С. обыскивает мою комнату в моем присутствии. Обыск чисто формальный. Он настойчиво повторяет: «В этой комнате все вещи ваши, мы их не трогаем». Затем возвращается в гостиную. Тут, на столике огромного трюмо, стоит ажурная серебряная шкатулка с мамиными театральными украшениями. Выполненные хорошими мастерами подделки: жемчуга, бриллианты и всякие каменья показались С. настоящими драгоценностями. Он ссыпает содержимое шкатулки мне на колени и говорит: «Это все ваши вещи».
Мне предлагают выбрать себе комнату (оставшиеся будут опечатаны) – одну из двух. Мне решительно все равно, но так как одна из них моя, то я указываю на нее: К. кидается в мою комнату и начинает ее заново лихорадочно обыскивать (ведь я же, наверно, не зря ее выбрала). Двое других стоят на пороге и наблюдают за кипучей деятельностью К. Ничего не найдя, он разочарованно прекращает обыск. Составляется протокол обыска квартиры, записываются изъятые деньги (командировочные отца). Мне оставляют минимальную сумму (С. ратует за передачу мне всех денег – не проходит. Подписываю протокол. Комнаты опечатываются, кроме моей – она имеет отдельный выход. Сотрудники НКВД уходят. Я остаюсь с нашей старой кухаркой и молодой домработницей, которая после раскулачивания бежала в Тбилиси с Северного Кавказа. Звоню по телефону ближайшей подруге Мусе – у нее Гено, который приходил во время обыска, но вернулся к ней. Мой жених сразу же ко мне приезжает и не оставляет меня до самого моего ареста, окружает вниманием и заботой, тем более ценными, что некоторые одноклассники в то время боялись даже поздороваться со мной на улице.
Два с половиной месяца проходят в гнетущем непонимании происходящего, с постоянной надеждой на возвращение моих родителей, на пробуждение от кошмарного сна, в стоянии часами в очереди в комендатуре НКВД для передачи белья и, главное, для получения записки с подтверждением.

Часть ХIII

В ночь на 3-е апреля за мной пришли. Один из группы, мой будущий следователь Август Лапин, учился со мной в одной школе (годом старше), умный, интеллигентный человек. Комнату мою опечатывают, а мужу (мы оформили наш брак; грустное было бракосочетание) предлагают вернуться к своим родителям. Кухарка и молодая работница остаются на кухне.

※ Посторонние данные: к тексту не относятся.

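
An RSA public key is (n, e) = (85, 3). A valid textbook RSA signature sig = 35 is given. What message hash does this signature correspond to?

35

sig^2 ≡ 35^2 = 1225 ≡ 35
3 = 2 + 1, so sig^3 ≡ 35·35 ≡ 35 (mod 85)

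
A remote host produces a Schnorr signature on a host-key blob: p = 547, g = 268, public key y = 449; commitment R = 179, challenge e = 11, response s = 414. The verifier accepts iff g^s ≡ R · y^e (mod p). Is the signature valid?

g^s mod p:
268^2 = 71824 ≡ 167
268^4 ≡ 167^2 = 27889 ≡ 539
268^8 ≡ 539^2 = 290521 ≡ 64
268^16 ≡ 64^2 = 4096 ≡ 267
268^32 ≡ 267^2 = 71289 ≡ 179
268^64 ≡ 179^2 = 32041 ≡ 315
268^128 ≡ 315^2 = 99225 ≡ 218
268^256 ≡ 218^2 = 47524 ≡ 482
414 = 256 + 128 + 16 + 8 + 4 + 2, so 268^414 ≡ 482·218·267·64·539·167 ≡ 154 (mod 547)
R · y^e mod p:
449^2 = 201601 ≡ 305
449^4 ≡ 305^2 = 93025 ≡ 35
449^8 ≡ 35^2 = 1225 ≡ 131
11 = 8 + 2 + 1, so 449^11 ≡ 131·305·449 ≡ 383 (mod 547)
179·383 = 68557 ≡ 182 (mod 547)
154 ≠ 182; the check fails.

invalid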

Меня повели пешком: здание НКВД находилось в пяти минутах ходьбы от нашего дома. В комендатуре меня передали дежурному, который повел меня в одиночную камеру, где уже находились две заключенные; дверь за мной закрылась с лязгом, и ключ со скрежетом повернулся в замке...

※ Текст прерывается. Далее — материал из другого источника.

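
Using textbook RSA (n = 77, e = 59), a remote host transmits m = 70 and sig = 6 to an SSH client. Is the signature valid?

invalid

sig^59 mod 77 = 13
The recovered value 13 does not match the digest 70.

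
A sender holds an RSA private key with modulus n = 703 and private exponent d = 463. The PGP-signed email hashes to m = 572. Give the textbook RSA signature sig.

668

m^2 ≡ 572^2 = 327184 ≡ 289
m^4 ≡ 289^2 = 83521 ≡ 567
m^8 ≡ 567^2 = 321489 ≡ 218
m^16 ≡ 218^2 = 47524 ≡ 423
m^32 ≡ 423^2 = 178929 ≡ 367
m^64 ≡ 367^2 = 134689 ≡ 416
m^128 ≡ 416^2 = 173056 ≡ 118
m^256 ≡ 118^2 = 13924 ≡ 567
463 = 256 + 128 + 64 + 8 + 4 + 2 + 1, so m^463 ≡ 567·118·416·218·567·289·572 ≡ 668 (mod 703)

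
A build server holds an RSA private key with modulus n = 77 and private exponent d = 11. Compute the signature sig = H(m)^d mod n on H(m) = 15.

15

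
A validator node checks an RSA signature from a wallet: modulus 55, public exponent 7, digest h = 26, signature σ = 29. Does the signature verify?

σ^2 ≡ 29^2 = 841 ≡ 16
σ^4 ≡ 16^2 = 256 ≡ 36
7 = 4 + 2 + 1, so σ^7 ≡ 36·16·29 ≡ 39 (mod 55)
σ^7 mod 55 = 39, but h = 26.

does not verify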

Быть может, самое страшное в жизни человека, когда он осознает, что его лишили свободы. Неописуемое возмущение охватывает все твое существо, сознание бунтует и отказывается воспринимать это противоестественное состояние. Кажется, что грудная клетка разорвется от переполняющего ужаса, беспомощности и унижения!

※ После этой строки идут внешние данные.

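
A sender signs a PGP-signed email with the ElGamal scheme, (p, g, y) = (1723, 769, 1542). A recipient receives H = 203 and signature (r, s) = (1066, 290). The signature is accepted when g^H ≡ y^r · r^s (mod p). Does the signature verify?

does not verify

Left side g^H mod p:
769^203 mod 1723 = 764
Right side y^r · r^s mod p:
1542^1066 mod 1723 = 87
1066^290 mod 1723 = 975
87·975 = 84825 ≡ 398 (mod 1723)
764 ≠ 398, so verification fails.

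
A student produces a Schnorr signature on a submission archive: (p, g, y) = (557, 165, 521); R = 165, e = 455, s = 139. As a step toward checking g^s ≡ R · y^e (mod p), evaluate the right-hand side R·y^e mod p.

118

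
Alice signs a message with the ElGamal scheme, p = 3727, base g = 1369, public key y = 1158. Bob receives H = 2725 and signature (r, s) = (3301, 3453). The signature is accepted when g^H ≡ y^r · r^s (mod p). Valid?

no

Left side g^H mod p:
1369^2 = 1874161 ≡ 3207
1369^4 ≡ 3207^2 = 10284849 ≡ 2056
1369^8 ≡ 2056^2 = 4227136 ≡ 718
1369^16 ≡ 718^2 = 515524 ≡ 1198
1369^32 ≡ 1198^2 = 1435204 ≡ 309
1369^64 ≡ 309^2 = 95481 ≡ 2306
1369^128 ≡ 2306^2 = 5317636 ≡ 2934
1369^256 ≡ 2934^2 = 8608356 ≡ 2713
1369^512 ≡ 2713^2 = 7360369 ≡ 3271
1369^1024 ≡ 3271^2 = 10699441 ≡ 2951
1369^2048 ≡ 2951^2 = 8708401 ≡ 2129
2725 = 2048 + 512 + 128 + 32 + 4 + 1, so 1369^2725 ≡ 2129·3271·2934·309·2056·1369 ≡ 3382 (mod 3727)
Right side y^r · r^s mod p:
1158^2 = 1340964 ≡ 2971
1158^4 ≡ 2971^2 = 8826841 ≡ 1305
1158^8 ≡ 1305^2 = 1703025 ≡ 3513
1158^16 ≡ 3513^2 = 12341169 ≡ 1072
1158^32 ≡ 1072^2 = 1149184 ≡ 1268
1158^64 ≡ 1268^2 = 1607824 ≡ 1487
1158^128 ≡ 1487^2 = 2211169 ≡ 1058
1158^256 ≡ 1058^2 = 1119364 ≡ 1264
1158^512 ≡ 1264^2 = 1597696 ≡ 2540
1158^1024 ≡ 2540^2 = 6451600 ≡ 163
1158^2048 ≡ 163^2 = 26569 ≡ 480
3301 = 2048 + 1024 + 128 + 64 + 32 + 4 + 1, so 1158^3301 ≡ 480·163·1058·1487·1268·1305·1158 ≡ 3320 (mod 3727)
3301^2 = 10896601 ≡ 2580
3301^4 ≡ 2580^2 = 6656400 ≡ 3705
3301^8 ≡ 3705^2 = 13727025 ≡ 484
3301^16 ≡ 484^2 = 234256 ≡ 3182
3301^32 ≡ 3182^2 = 10125124 ≡ 2592
3301^64 ≡ 2592^2 = 6718464 ≡ 2410
3301^128 ≡ 2410^2 = 5808100 ≡ 1434
3301^256 ≡ 1434^2 = 2056356 ≡ 2779
3301^512 ≡ 2779^2 = 7722841 ≡ 497
3301^1024 ≡ 497^2 = 247009 ≡ 1027
3301^2048 ≡ 1027^2 = 1054729 ≡ 3715
3453 = 2048 + 1024 + 256 + 64 + 32 + 16 + 8 + 4 + 1, so 3301^3453 ≡ 3715·1027·2779·2410·2592·3182·484·3705·3301 ≡ 2313 (mod 3727)
3320·2313 = 7679160 ≡ 1540 (mod 3727)
3382 ≠ 1540, so verification fails.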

Мои сокамерницы – Тико Дж. и Варя Б. – находились в заключении уже несколько месяцев. Варя была в неуравновешенном состоянии, поскольку она оставила младенцев-близнецов со старой немощной бабушкой и сведений о своем семействе не имела. Обе женщины были замучены допросами и полным непониманием, что им предстоит в будущем.
Через три дня меня перевели в общую камеру, где было человек 16. Для меня места не нашлось (в начале 1937 года каждый заключенный еще претендовал на отдельную койку). Днем я пристраивалась в ногах у гостеприимных сокамерниц (в основном, бывшие члены партии и подпольщицы, которые считали мое там пребывание даже несколько оскорбительным для себя и не сомневались, что меня вскоре выпустят, выяснив, что это недоразумение), а на ночь устраивалась спать на столе (вскоре столы были изъяты из камер), над которым были полки, уставленные маринованным чесноком (витамины – единственное, что разрешалось передавать заключенным, кроме белья). Запах этого чеснока всегда ассоциировался у меня позднее с неволей.
Через пару дней я простудилась и с больным горлом и высокой температурой промучилась в том же режиме дней десять без какой-либо медицинской помощи. И никто не уступил мне койки.
Раза три меня вызывали на допрос к Августу Л. Задавался мне один и тот же вопрос: кто бывал и о чем крамольном говорили в доме за последние 10 лет. Несмотря на бессмысленность допроса, я с удовольствием вырывалась из затхлого воздуха камеры и часок дышала чистым воздухом в кабинете следователя, который предупредительно распахивал окно настежь.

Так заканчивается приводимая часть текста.